Aim: Next Generation Sequencing (NGS) workflows can produce libraries that differ in fragment size, index length, clustering efficiency, and more. Pooling different NGS libraries before sequencing maximizes flow cell use, reduces cost per sample, and minimizes turnaround time. With careful consideration, HLA (11 Loci), chimerism, and cfDNA NGS libraries can be pooled and sequenced simultaneously on Illumina instruments. Evaluation of various dilution methods and pooling ratios between different assays enabled adequate distribution of reads and coverage depth for different NGS assays.
Method: Eight to twenty nine QC DNA samples were processed with 11 Loci Multiplex PCR amplification and library preparation using a commercial NGS HLA assay. Two screening and six monitoring samples with known chimerism or donor-derived cell-free DNA (dd-cfDNA) status were amplified and processed for library preparation using chimerism or cfDNA assays up to the point of library dilution. Chimerism and cfDNA library concentrations were adjusted prior to pooling with the HLA library. A sequence coverage calculator was used to determine pooling ratios between the HLA, chimerism, and cfDNA NGS libraries. Pooled libraries were sequenced on 3 Illumina instruments. Data was analyzed with each assay’s respective commercial software.
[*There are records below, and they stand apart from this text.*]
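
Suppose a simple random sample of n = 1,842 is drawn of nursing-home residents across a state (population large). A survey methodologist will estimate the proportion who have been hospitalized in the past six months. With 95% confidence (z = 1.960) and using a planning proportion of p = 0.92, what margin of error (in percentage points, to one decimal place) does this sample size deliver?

1.2

SE(p̂) = √[p(1−p)/n] = √[0.0736/1842] = 0.00632.
E = z × SE = 1.960 × 0.00632 = 0.01239, or 1.2 percentage points.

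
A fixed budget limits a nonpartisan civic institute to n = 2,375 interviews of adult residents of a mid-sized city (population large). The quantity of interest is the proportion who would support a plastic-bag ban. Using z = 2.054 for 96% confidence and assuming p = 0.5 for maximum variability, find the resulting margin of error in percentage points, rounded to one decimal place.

2.1

SE(p̂) = √[p(1−p)/n] = √[0.2500/2375] = 0.01026.
E = z × SE = 2.054 × 0.01026 = 0.02107, or 2.1 percentage points.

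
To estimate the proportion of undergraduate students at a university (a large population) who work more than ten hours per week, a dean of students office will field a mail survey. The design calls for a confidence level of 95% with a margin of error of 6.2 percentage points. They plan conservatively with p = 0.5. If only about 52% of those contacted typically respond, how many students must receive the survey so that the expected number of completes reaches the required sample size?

481

For 95% confidence, z = 1.960.
Completed interviews needed: n₀ = 1.960² × 0.2500 / 0.062² ≈ 249.84 → 250.
At a 52% response rate, contacts needed = 250 / 0.52 ≈ 480.77 → 481.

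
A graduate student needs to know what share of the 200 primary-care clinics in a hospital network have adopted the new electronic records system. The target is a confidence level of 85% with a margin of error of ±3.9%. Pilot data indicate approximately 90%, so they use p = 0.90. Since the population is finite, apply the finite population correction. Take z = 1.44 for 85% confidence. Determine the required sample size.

77

Unadjusted: n₀ = 1.44² × 0.90 × 0.10 / 0.039² ≈ 122.70, so n₀ = 123.
Finite population correction with N = 200: n = n₀ / (1 + (n₀−1)/N) = 123 / (1 + 122/200) = 123 / 1.6100 ≈ 76.40.
Rounding up, n = 77.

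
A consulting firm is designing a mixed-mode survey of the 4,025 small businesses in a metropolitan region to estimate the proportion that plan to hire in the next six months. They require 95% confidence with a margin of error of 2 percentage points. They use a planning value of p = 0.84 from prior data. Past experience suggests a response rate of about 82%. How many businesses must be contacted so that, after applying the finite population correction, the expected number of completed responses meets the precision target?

1193

For 95% confidence, z = 1.960.
Completed interviews needed (unadjusted): n₀ = 1.960² × 0.1344 / 0.020² ≈ 1290.78 → 1291.
FPC for N = 4,025: n = 1291 / (1 + 1290/4025) = 1291 / 1.3205 ≈ 977.66 → 978.
At an 82% response rate, contacts needed = 978 / 0.82 ≈ 1192.68 → 1193.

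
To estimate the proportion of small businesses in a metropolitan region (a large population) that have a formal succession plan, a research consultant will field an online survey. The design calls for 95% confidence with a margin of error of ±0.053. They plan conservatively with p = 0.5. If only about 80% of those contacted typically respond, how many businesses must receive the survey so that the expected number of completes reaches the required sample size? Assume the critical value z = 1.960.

428

Completed interviews needed: n₀ = 1.960² × 0.2500 / 0.053² ≈ 341.90 → 342.
At an 80% response rate, contacts needed = 342 / 0.80 ≈ 427.50 → 428.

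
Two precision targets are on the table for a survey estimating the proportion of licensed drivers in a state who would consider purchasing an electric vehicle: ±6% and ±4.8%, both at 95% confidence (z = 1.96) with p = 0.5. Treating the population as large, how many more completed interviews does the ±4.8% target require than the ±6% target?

150

At ±6%: n = 1.96² × 0.2500 / 0.060² ≈ 266.78 → 267.
At ±4.8%: n = 1.96² × 0.2500 / 0.048² ≈ 416.84 → 417.
Additional respondents: 417 − 267 = 150.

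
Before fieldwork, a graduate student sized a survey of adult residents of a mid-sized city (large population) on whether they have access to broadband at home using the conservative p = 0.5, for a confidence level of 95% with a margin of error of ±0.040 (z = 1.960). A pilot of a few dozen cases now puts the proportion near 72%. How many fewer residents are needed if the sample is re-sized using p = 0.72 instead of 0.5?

Conservative (p = 0.5): n = 1.960² × 0.25 / 0.040² ≈ 600.25 → 601.
Using p = 0.72: p(1−p) = 0.2016, so n = 1.960² × 0.2016 / 0.040² ≈ 484.04 → 485.
Reduction: 601 − 485 = 116.

116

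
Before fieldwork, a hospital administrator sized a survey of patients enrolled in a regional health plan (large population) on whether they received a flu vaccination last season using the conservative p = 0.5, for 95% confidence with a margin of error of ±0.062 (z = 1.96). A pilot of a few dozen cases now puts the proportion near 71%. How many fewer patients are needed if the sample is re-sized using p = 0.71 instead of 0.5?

Conservative (p = 0.5): n = 1.96² × 0.25 / 0.062² ≈ 249.84 → 250.
Using p = 0.71: p(1−p) = 0.2059, so n = 1.96² × 0.2059 / 0.062² ≈ 205.77 → 206.
Reduction: 250 − 206 = 44.

44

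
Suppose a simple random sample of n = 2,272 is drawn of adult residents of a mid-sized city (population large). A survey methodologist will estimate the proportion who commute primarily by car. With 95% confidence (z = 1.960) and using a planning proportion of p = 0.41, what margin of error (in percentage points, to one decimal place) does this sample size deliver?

2.0

SE(p̂) = √[p(1−p)/n] = √[0.2419/2272] = 0.01032.
E = z × SE = 1.960 × 0.01032 = 0.02022, or 2.0 percentage points.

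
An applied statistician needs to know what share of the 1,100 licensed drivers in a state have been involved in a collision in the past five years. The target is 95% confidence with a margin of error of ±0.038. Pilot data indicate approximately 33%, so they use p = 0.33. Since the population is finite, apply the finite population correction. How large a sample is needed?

For 95% confidence, z = 1.960.
Unadjusted: n₀ = 1.960² × 0.33 × 0.67 / 0.038² ≈ 588.21, so n₀ = 589.
Finite population correction with N = 1,100: n = n₀ / (1 + (n₀−1)/N) = 589 / (1 + 588/1100) = 589 / 1.5345 ≈ 383.83.
Rounding up, n = 384.

384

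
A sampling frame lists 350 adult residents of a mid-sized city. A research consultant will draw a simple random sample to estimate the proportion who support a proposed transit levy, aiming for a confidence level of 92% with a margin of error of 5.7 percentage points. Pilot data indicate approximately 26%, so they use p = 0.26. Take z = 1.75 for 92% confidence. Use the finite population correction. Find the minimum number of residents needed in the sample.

Unadjusted: n₀ = 1.75² × 0.26 × 0.74 / 0.057² ≈ 181.36, so n₀ = 182.
Finite population correction with N = 350: n = n₀ / (1 + (n₀−1)/N) = 182 / (1 + 181/350) = 182 / 1.5171 ≈ 119.96.
Rounding up, n = 120.

120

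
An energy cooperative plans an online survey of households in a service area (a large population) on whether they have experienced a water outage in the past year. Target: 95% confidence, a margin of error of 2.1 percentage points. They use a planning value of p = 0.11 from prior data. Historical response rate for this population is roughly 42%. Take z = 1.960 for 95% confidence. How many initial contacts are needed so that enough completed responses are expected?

2031

Completed interviews needed: n₀ = 1.960² × 0.0979 / 0.021² ≈ 852.82 → 853.
At a 42% response rate, contacts needed = 853 / 0.42 ≈ 2030.95 → 2031.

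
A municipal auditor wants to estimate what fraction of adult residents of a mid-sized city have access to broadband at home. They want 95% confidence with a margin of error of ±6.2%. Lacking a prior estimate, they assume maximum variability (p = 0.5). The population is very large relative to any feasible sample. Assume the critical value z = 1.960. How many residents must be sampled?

250

With p = 0.5, p(1−p) = 0.25.
n = z²·p(1−p)/E² = 1.960² × 0.2500 / 0.062² = 3.8416 × 0.2500 / 0.003844 ≈ 249.84.
Rounding up gives n = 250.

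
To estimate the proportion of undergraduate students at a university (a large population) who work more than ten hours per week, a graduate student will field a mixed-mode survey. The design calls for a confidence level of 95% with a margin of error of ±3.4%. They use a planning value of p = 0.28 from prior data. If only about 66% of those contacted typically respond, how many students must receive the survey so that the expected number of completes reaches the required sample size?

For 95% confidence, z = 1.960.
Completed interviews needed: n₀ = 1.960² × 0.2016 / 0.034² ≈ 669.95 → 670.
At a 66% response rate, contacts needed = 670 / 0.66 ≈ 1015.15 → 1016.

1016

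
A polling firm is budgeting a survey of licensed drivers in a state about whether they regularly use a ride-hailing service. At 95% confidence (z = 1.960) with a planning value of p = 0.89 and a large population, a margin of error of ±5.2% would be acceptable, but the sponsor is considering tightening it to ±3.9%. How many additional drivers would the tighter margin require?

At ±5.2%: n = 1.960² × 0.0979 / 0.052² ≈ 139.09 → 140.
At ±3.9%: n = 1.960² × 0.0979 / 0.039² ≈ 247.27 → 248.
Additional respondents: 248 − 140 = 108.

108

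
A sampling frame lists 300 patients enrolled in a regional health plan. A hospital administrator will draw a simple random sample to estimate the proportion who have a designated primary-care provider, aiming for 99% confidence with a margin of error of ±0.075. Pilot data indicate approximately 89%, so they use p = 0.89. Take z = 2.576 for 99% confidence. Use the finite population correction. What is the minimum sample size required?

84

Unadjusted: n₀ = 2.576² × 0.89 × 0.11 / 0.075² ≈ 115.49, so n₀ = 116.
Finite population correction with N = 300: n = n₀ / (1 + (n₀−1)/N) = 116 / (1 + 115/300) = 116 / 1.3833 ≈ 83.86.
Rounding up, n = 84.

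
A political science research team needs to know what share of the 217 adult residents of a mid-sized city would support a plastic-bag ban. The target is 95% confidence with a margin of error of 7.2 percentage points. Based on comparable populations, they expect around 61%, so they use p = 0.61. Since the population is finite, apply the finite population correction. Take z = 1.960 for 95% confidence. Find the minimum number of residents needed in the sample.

98

Unadjusted: n₀ = 1.960² × 0.61 × 0.39 / 0.072² ≈ 176.30, so n₀ = 177.
Finite population correction with N = 217: n = n₀ / (1 + (n₀−1)/N) = 177 / (1 + 176/217) = 177 / 1.8111 ≈ 97.73.
Rounding up, n = 98.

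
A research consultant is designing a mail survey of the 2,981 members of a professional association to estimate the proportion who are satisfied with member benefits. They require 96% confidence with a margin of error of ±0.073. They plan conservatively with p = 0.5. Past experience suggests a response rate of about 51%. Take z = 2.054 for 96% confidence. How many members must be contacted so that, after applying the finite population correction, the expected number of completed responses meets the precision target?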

Results: The distribution of reads between the HLA, chimerism, and cfDNA assays was adequate. All HLA samples surpassed read depth requirements in key exons and typing concordance was 100% at 3-Field for all sequencing runs. Not all screening or monitoring samples for chimerism or cfDNA met the required read depth recommended by vendor. Nevertheless, all screening samples revealed an identical number of informative markers and all monitoring samples showed consistent measurements of recipient or dd-cfDNA with coefficient of determination values of 0.996 to 0.999 across Illumina instruments.
Conclusion: This study demonstrates the feasibility of simultaneous sequencing of NGS libraries pooled from HLA, chimerism and cfDNA NGS assays on Illumina instruments.